When bateria changes its surface structure so that the host immune system cannot detect it until a new Ab that recognise it is synthesised - by means of changes in AA or chemical structure. 

The major mechanisms of antigenic variation of pilus occurs when sole pilin expression cassette (piIE) recombines with one of silent cassette (piIS) genomes.

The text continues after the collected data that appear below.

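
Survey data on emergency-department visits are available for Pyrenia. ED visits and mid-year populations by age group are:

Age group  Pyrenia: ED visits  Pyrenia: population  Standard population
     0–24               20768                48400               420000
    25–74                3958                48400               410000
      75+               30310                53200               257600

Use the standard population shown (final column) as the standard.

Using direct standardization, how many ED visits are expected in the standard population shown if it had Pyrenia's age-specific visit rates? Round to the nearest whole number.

Age-specific rates per 1000 for Pyrenia: 429.091, 81.777, 569.737.
Expected ED visits = Σ (standard pop × age-specific rate ÷ 1000)
= 420000×429.091/1000 + 410000×81.777/1000 + 257600×569.737/1000
= 180218.18 + 33528.51 + 146764.21 = 360510.90.

360511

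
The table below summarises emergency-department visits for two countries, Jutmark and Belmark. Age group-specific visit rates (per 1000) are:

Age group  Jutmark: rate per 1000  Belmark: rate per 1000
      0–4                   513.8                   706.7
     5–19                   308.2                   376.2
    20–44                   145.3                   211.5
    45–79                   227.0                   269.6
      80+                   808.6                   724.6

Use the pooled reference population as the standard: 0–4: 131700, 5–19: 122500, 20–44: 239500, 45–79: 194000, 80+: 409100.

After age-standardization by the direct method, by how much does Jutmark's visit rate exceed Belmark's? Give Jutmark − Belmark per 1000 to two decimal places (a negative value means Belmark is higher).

Standard total = 1096800; weights = 0.1201, 0.1117, 0.2184, 0.1769, 0.3730.
Jutmark: 0.1201×513.8 + 0.1117×308.2 + 0.2184×145.3 + 0.1769×227.0 + 0.3730×808.6 = 469.6003 per 1000.
Belmark: 0.1201×706.7 + 0.1117×376.2 + 0.2184×211.5 + 0.1769×269.6 + 0.3730×724.6 = 491.0170 per 1000.
Difference = 469.6003 − 491.0170 = -21.4167.

-21.42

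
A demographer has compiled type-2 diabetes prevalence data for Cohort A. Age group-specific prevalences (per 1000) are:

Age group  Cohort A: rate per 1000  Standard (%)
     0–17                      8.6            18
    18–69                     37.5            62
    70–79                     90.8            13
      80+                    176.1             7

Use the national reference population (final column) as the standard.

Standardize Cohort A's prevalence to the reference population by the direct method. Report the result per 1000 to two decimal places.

Standard weights: 0.18, 0.62, 0.13, 0.07.
Standardized rate: 0.1800×8.6 + 0.6200×37.5 + 0.1300×90.8 + 0.0700×176.1 = 48.9290 per 1000.

48.93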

The piIS lack  a promoter and do not code for the N-terminal hydrophobic region in the present of piIE. The new variation of piIE polypeptide that differs in the C-terminal region are frequently generated. 

S. aureus and anti-phagocytosis 

It avoid the complement system: 

• mannose-binding lectin to array of carbohydrates groups on bacteria cell surface - lectin pathway is activated. 
• C3 convertase and the attachment of C3b on the bacteria cell surface - alternative pathway
• the Ab serum which recognises the cell-surface component  such as teichoic acid, peptidoglycan and surface proteins - classical pathway 

1, It is capsulated - nehe plasmin nutrophil receptor access to bind complement and Ab is compromised

2, Staphylokinase is sectreted - activates the plasmin serine protease which cleaves surface bound C3b and IgG

3, protein A on the surface of S. aureus binds to IgG by Fc receptor

4, extracellular fibrinogen-binding protein is seceted - binds to C3 --> this blocks the C3b from being deposited on the bacteria surface

5, biofilm growth - makes the bacetria resistance to phagocytosis

S. enterica Typhi immune evasion

Up-regualtes Vi capsule inhibits LPS recognition by TLR4

Down-regulates flagella to prevent activations of TLR5 

• Anti-phagocytosis and pro-inflammatory immune supressor
• plasmid-borne Yersinia T3SS is in anti-phagocytosis and immune supression 

Host cell mimicry

• Lipopolysaccharides (LPS) - this is essential for physical integrity and funtioning of the outer membrane. 
• The LPS contain oligosaccharides that mimic the host sugars - camouflage and serum resistance 

Intercelluar lifestyle of Salmonella and Chlamydia 

• Salmonella inhibit endocytic trafficking - SCV do not fuse with late endosomes ly lysosomes
• Avoids ROI and NOS dependent killing

• Delays apoptotic cell death
• Assemble meshwork of F-actin and microtubles around the SCV

Results: repliacation of intercelluar bacteria within SCVs - Salmonella containing vacuoles 

Chlamydia development cycle is T3SS dependent.

Legionella and T4SS --> Legionella containing vacuoles (LCVs) - this recruits host proteins involved in vesicles trafficking in proteins secretary pathway 

Manipulation of host immune responsiveness - the formation of granuloma during the infections of Mycobacterium tuberculosis.